Department of Agricultural, Food and Nutritional Science, University of Alberta, Edmonton, Alberta, Canada T6G 2P5.
Department of Agricultural, Food and Nutritional Science, University of Alberta, Edmonton, Alberta, Canada T6G 2P5; Department of Animal Sciences, Animal Nutrition Group, Wageningen University, Wageningen, The Netherlands 6700 AH.
Poult Sci. 2021 May;100(5):101059. doi: 10.1016/j.psj.2021.101059. Epub 2021 Feb 17.

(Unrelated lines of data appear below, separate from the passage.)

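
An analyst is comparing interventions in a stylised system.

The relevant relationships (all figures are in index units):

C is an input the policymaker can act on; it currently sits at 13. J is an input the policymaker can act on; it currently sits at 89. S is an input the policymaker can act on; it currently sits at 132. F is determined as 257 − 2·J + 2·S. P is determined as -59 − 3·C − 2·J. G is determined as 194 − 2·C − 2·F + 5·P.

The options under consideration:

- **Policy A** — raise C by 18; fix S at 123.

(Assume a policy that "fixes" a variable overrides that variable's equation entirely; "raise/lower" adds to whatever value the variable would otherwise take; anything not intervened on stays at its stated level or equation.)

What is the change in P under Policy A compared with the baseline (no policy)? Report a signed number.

Baseline:
  C = 13
  J = 89
  P = -59 − 3·13 − 2·89 = -276
Policy A (C + 18, S := 123):
  C = 13 + 18 = 31
  J = 89
  P = -59 − 3·31 − 2·89 = -330
Change in P: -330 − (-276) = -54

-54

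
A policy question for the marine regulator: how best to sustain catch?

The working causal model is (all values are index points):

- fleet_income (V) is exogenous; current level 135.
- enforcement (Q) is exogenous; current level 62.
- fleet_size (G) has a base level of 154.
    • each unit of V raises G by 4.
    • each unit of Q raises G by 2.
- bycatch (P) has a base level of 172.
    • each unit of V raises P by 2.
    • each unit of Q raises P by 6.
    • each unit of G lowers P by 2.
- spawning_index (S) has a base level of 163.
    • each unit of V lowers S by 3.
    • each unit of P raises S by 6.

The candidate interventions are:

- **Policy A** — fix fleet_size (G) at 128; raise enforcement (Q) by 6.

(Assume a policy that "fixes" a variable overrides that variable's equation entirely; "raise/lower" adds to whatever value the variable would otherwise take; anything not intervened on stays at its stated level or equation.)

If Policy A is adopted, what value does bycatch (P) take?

Policy A (G := 128, Q + 6):
  V = 135
  Q = 62 + 6 = 68
  G = 128
  P = 172 + 2·135 + 6·68 − 2·128 = 594

594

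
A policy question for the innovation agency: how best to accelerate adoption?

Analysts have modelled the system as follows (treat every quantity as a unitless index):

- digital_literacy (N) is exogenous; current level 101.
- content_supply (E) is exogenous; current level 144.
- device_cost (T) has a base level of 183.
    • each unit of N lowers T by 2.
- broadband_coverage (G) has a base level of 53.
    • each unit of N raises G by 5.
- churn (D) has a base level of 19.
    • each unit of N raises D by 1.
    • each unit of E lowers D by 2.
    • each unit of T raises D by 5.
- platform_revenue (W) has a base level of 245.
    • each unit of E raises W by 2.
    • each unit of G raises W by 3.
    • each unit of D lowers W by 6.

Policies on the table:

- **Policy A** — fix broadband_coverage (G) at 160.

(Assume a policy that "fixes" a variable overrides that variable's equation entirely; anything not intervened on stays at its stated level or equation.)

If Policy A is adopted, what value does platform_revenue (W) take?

2591

Policy A (G := 160):
  N = 101
  E = 144
  T = 183 − 2·101 = -19
  G = 160
  D = 19 + 101 − 2·144 + 5·(-19) = -263
  W = 245 + 2·144 + 3·160 − 6·(-263) = 2591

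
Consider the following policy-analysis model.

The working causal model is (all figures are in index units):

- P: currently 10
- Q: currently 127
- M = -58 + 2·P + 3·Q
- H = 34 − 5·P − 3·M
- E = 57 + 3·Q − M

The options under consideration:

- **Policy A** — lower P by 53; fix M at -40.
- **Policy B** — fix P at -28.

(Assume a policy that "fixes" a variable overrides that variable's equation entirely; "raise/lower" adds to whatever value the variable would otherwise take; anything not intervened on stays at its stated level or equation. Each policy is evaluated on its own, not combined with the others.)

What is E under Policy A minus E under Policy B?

307

Policy A (P − 53, M := -40):
  P = 10 − 53 = -43
  Q = 127
  M = -40
  E = 57 + 3·127 − (-40) = 478
Policy B (P := -28):
  P = -28
  Q = 127
  M = -58 + 2·(-28) + 3·127 = 267
  E = 57 + 3·127 − 267 = 171
E: 478 − 171 = 307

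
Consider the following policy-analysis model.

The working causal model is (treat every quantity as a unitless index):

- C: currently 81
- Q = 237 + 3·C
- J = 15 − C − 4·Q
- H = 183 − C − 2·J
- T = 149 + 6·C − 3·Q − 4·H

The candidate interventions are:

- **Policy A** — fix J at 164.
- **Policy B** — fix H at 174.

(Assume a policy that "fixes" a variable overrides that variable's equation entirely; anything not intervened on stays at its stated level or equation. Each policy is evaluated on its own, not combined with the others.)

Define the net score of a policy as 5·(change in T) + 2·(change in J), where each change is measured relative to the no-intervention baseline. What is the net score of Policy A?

90300

Baseline:
  C = 81
  Q = 237 + 3·81 = 480
  J = 15 − 81 − 4·480 = -1986
  H = 183 − 81 − 2·(-1986) = 4074
  T = 149 + 6·81 − 3·480 − 4·4074 = -17101
Policy A (J := 164):
  C = 81
  Q = 237 + 3·81 = 480
  J = 164
  H = 183 − 81 − 2·164 = -226
  T = 149 + 6·81 − 3·480 − 4·(-226) = 99
ΔT = 99 − (-17101) = 17200; ΔJ = 164 − (-1986) = 2150
Score = 5·17200 + 2·2150 = 90300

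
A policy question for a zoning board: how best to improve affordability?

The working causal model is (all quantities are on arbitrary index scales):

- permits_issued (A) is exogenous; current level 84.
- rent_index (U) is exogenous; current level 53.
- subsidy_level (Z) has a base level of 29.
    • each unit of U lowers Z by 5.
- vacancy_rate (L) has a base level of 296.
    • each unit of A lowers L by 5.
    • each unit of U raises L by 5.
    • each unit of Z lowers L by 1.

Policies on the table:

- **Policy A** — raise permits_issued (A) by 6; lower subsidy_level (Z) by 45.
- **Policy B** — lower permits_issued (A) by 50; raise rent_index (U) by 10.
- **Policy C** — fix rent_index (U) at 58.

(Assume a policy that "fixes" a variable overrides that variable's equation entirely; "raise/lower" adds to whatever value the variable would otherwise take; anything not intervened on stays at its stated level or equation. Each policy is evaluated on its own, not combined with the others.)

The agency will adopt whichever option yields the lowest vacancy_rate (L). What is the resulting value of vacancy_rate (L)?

Policy A (A + 6, Z − 45):
  A = 84 + 6 = 90
  U = 53
  Z = 29 − 5·53 (−45 from intervention) = -281
  L = 296 − 5·90 + 5·53 − (-281) = 392
Policy B (A − 50, U + 10):
  A = 84 − 50 = 34
  U = 53 + 10 = 63
  Z = 29 − 5·63 = -286
  L = 296 − 5·34 + 5·63 − (-286) = 727
Policy C (U := 58):
  A = 84
  U = 58
  Z = 29 − 5·58 = -261
  L = 296 − 5·84 + 5·58 − (-261) = 427
Comparing — Policy A: L=392, Policy B: L=727, Policy C: L=427. Lowest is 392 (Policy A).

392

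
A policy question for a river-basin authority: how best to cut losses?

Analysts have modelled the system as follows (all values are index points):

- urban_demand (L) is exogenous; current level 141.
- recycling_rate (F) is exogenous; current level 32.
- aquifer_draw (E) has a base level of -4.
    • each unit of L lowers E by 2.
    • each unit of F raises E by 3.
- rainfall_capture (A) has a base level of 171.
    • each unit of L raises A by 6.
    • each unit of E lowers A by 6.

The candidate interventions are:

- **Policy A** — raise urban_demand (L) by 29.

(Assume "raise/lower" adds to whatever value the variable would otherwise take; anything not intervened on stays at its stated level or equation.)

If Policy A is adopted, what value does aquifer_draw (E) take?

-248

Policy A (L + 29):
  L = 141 + 29 = 170
  F = 32
  E = -4 − 2·170 + 3·32 = -248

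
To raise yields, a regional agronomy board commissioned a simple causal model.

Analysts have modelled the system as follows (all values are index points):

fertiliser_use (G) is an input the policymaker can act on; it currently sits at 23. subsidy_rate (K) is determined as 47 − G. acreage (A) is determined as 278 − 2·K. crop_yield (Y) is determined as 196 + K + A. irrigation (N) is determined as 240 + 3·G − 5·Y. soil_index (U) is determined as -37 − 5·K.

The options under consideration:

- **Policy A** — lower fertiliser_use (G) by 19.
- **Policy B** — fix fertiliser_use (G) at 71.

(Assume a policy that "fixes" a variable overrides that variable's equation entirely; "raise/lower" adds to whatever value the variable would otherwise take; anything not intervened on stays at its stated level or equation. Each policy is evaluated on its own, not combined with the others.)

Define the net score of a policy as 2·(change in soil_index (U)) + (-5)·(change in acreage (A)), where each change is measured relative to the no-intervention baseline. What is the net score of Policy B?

Baseline:
  G = 23
  K = 47 − 23 = 24
  A = 278 − 2·24 = 230
  U = -37 − 5·24 = -157
Policy B (G := 71):
  G = 71
  K = 47 − 71 = -24
  A = 278 − 2·(-24) = 326
  U = -37 − 5·(-24) = 83
ΔU = 83 − (-157) = 240; ΔA = 326 − 230 = 96
Score = 2·240 + (-5)·96 = 0

0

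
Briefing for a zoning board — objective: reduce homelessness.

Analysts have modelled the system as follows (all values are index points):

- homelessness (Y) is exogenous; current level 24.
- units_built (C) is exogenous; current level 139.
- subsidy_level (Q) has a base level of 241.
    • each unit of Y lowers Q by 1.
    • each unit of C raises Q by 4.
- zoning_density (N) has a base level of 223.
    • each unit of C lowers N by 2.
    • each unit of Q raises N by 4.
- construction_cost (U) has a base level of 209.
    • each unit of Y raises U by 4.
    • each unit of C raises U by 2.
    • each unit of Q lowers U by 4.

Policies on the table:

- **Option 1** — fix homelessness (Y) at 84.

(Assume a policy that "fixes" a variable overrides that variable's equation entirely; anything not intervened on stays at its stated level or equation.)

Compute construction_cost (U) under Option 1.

Option 1 (Y := 84):
  Y = 84
  C = 139
  Q = 241 − 84 + 4·139 = 713
  U = 209 + 4·84 + 2·139 − 4·713 = -2029

-2029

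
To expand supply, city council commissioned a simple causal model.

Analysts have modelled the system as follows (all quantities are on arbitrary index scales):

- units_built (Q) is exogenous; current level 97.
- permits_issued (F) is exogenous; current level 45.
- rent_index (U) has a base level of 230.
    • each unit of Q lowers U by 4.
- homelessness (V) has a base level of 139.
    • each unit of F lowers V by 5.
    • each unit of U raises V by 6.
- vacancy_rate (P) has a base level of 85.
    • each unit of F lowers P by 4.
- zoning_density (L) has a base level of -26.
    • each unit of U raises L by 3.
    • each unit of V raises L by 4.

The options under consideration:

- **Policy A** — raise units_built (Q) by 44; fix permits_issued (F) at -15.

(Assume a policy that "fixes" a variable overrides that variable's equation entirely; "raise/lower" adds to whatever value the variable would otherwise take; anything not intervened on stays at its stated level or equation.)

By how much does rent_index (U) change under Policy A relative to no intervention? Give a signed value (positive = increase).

-176

Baseline:
  Q = 97
  U = 230 − 4·97 = -158
Policy A (Q + 44, F := -15):
  Q = 97 + 44 = 141
  U = 230 − 4·141 = -334
Change in U: -334 − (-158) = -176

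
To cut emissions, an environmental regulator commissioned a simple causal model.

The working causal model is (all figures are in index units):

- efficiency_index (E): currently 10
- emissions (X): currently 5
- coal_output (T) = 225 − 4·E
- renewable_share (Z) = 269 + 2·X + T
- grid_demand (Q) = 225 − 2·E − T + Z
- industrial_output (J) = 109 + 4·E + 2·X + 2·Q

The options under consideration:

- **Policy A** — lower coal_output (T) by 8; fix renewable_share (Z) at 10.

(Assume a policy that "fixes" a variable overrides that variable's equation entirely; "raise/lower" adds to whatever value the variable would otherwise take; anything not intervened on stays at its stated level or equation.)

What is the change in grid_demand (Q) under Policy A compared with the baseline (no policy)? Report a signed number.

Baseline:
  E = 10
  X = 5
  T = 225 − 4·10 = 185
  Z = 269 + 2·5 + 185 = 464
  Q = 225 − 2·10 − 185 + 464 = 484
Policy A (T − 8, Z := 10):
  E = 10
  X = 5
  T = 225 − 4·10 (−8 from intervention) = 177
  Z = 10
  Q = 225 − 2·10 − 177 + 10 = 38
Change in Q: 38 − 484 = -446

-446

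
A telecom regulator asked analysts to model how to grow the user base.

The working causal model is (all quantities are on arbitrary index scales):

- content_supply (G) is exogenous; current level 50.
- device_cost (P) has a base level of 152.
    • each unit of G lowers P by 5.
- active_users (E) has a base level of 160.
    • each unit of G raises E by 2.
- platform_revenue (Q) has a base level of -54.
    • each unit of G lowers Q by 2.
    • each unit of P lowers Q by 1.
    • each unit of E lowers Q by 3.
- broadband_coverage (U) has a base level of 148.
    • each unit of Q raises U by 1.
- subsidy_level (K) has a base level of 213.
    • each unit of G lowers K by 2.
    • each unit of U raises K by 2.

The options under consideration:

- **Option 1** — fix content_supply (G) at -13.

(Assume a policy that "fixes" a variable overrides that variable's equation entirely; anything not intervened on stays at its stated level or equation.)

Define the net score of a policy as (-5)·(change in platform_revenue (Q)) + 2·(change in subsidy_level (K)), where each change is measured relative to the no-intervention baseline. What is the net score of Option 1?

Baseline:
  G = 50
  P = 152 − 5·50 = -98
  E = 160 + 2·50 = 260
  Q = -54 − 2·50 − (-98) − 3·260 = -836
  U = 148 + (-836) = -688
  K = 213 − 2·50 + 2·(-688) = -1263
Option 1 (G := -13):
  G = -13
  P = 152 − 5·(-13) = 217
  E = 160 + 2·(-13) = 134
  Q = -54 − 2·(-13) − 217 − 3·134 = -647
  U = 148 + (-647) = -499
  K = 213 − 2·(-13) + 2·(-499) = -759
ΔQ = -647 − (-836) = 189; ΔK = -759 − (-1263) = 504
Score = (-5)·189 + 2·504 = 63

63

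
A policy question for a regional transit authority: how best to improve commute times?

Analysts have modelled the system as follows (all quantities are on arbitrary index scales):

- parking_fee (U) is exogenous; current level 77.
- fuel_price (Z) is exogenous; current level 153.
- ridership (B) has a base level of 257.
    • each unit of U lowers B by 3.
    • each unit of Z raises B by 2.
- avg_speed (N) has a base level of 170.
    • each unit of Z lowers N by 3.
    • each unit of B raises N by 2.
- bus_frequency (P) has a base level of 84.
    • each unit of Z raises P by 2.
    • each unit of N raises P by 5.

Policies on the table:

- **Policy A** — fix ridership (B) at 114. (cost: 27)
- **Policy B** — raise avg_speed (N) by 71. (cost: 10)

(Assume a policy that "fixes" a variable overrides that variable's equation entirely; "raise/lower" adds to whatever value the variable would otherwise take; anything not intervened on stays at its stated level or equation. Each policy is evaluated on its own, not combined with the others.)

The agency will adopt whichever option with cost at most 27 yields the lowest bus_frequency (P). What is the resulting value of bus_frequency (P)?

85

Policy A (B := 114):
  U = 77
  Z = 153
  B = 114
  N = 170 − 3·153 + 2·114 = -61
  P = 84 + 2·153 + 5·(-61) = 85
Policy B (N + 71):
  U = 77
  Z = 153
  B = 257 − 3·77 + 2·153 = 332
  N = 170 − 3·153 + 2·332 (+71 from intervention) = 446
  P = 84 + 2·153 + 5·446 = 2620
Comparing — Policy A: P=85, Policy B: P=2620. Lowest is 85 (Policy A).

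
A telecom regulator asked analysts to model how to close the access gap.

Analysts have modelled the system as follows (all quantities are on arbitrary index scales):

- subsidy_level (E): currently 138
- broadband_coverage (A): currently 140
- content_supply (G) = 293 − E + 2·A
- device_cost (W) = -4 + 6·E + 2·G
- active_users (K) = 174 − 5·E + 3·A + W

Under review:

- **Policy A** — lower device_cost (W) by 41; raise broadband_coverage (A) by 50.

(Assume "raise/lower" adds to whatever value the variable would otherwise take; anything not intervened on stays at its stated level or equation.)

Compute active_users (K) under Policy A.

Policy A (W − 41, A + 50):
  E = 138
  A = 140 + 50 = 190
  G = 293 − 138 + 2·190 = 535
  W = -4 + 6·138 + 2·535 (−41 from intervention) = 1853
  K = 174 − 5·138 + 3·190 + 1853 = 1907

1907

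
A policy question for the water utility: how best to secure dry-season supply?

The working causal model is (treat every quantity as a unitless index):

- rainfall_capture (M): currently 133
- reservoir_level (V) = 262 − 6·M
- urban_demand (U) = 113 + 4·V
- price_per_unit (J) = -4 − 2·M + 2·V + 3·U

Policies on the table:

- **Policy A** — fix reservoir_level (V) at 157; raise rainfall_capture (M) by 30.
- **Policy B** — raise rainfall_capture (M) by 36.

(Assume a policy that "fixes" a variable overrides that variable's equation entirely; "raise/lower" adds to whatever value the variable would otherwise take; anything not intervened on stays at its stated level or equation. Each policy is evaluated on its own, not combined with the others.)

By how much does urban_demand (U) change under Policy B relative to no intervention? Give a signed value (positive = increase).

Baseline:
  M = 133
  V = 262 − 6·133 = -536
  U = 113 + 4·(-536) = -2031
Policy B (M + 36):
  M = 133 + 36 = 169
  V = 262 − 6·169 = -752
  U = 113 + 4·(-752) = -2895
Change in U: -2895 − (-2031) = -864

-864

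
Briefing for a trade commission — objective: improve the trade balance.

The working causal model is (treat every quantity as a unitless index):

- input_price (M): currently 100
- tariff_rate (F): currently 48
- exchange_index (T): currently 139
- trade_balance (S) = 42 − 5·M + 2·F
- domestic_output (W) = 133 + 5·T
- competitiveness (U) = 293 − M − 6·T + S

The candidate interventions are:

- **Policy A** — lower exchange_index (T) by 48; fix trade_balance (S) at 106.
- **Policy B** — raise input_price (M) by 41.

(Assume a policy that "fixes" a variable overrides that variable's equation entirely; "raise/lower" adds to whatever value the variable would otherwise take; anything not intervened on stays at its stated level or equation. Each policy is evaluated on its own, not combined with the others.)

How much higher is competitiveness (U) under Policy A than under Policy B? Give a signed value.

1002

Policy A (T − 48, S := 106):
  M = 100
  F = 48
  T = 139 − 48 = 91
  S = 106
  U = 293 − 100 − 6·91 + 106 = -247
Policy B (M + 41):
  M = 100 + 41 = 141
  F = 48
  T = 139
  S = 42 − 5·141 + 2·48 = -567
  U = 293 − 141 − 6·139 + (-567) = -1249
U: -247 − (-1249) = 1002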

Growth models describe body weight (BW) changes over time, allowing information from longitudinal measurements to be combined into a few parameters with biological interpretation. Nonlinear mixed models (NLMM) allow for the inclusion of random factors. Random factors can account for a relatively large subset of the total variance explained by bird-specific measurement correlation. The aim of this study was to evaluate different NLMM using birds from 2 heritage chicken lines; New Hampshire (NH) and Brown Leghorn (BL). A total of 32 birds (16 mixed sex birds from each strain) were raised to 17 wk of age. After 12 wk, half were continued on ad libitum (AL) feed intake, and half were pair-fed, using a precision feeding system; they were given 95% of the AL intake of a paired bird closest in BW. Residual feed intake (RFI) of birds, as an indicator of production efficiency, was increased in pair-fed BL birds as a result of minor feed restriction. Growth data of the birds were fit to a mixed Gompertz model with a variety of different bird-specific random coefficients. The model had the form: [Formula: see text] ; where Wm was the mature BW, b was the rate of maturing, t was age (d), t was the inflection point (d). This fixed-effects model was compared with NLMM using model evaluation criteria to evaluate relative model suitability. Random coefficients, Wm ∼ N(0,V) and b ∼ N(0,V) were tested separately and together and their differences, for strains, sex, and feeding treatments, were reported as different where P ≤ 0.05. The model with both random coefficients was determined to be the most parsimonious model, based on an assessment of serial correlation of the residuals. NLMM coefficients allow stochastic prediction of the mean age and its variation that birds need to achieve a certain BW, allowing for unique new decision support modeling applications; these could be used in stochastic modeling to evaluate the economic impact of management decisions.
生长模型描述了体重随时间的变化,使来自纵向测量的数据能够合并为具有生物学解释的几个参数。非线性混合模型(NLMM)允许包含随机因素。随机因素可以解释鸟类特定测量相关性解释的总方差的较大子集。本研究的目的是使用来自 2 个传统鸡系的鸟类(新汉普夏鸡(NH)和褐壳蛋鸡(BL))评估不同的 NLMM。总共饲养了 32 只鸡(每系 16 只雌雄混合鸡),直到 17 周龄。在 12 周后,一半鸡继续自由采食(AL),另一半鸡采用精确饲喂系统进行限饲,给与配对的 BW 最接近的鸟的 95%的 AL 摄入量。限饲导致褐壳蛋鸡的剩余采食量(RFI)增加,这是生产效率的一个指标。鸟类的生长数据符合混合 Gompertz 模型,其中使用了多种不同的鸟类特定随机系数。模型形式为:[公式:见正文];其中 Wm 为成熟体重,b 为成熟速度,t 为年龄(d),t 为拐点(d)。该固定效应模型与 NLMM 进行了比较,使用模型评估标准来评估相对模型适用性。随机系数 Wm∼N(0,V)和 b∼N(0,V)分别进行了测试,同时也对它们的差异(按系、性别和饲喂处理)进行了测试,当 P≤0.05 时,报告为不同。基于对残差的序列相关性的评估,具有两个随机系数的模型被确定为最简约模型。NLMM 系数允许对达到一定 BW 的鸟类的平均年龄及其变化进行随机预测,从而为独特的新决策支持建模应用提供了可能;这些可以用于随机建模中,以评估管理决策的经济影响。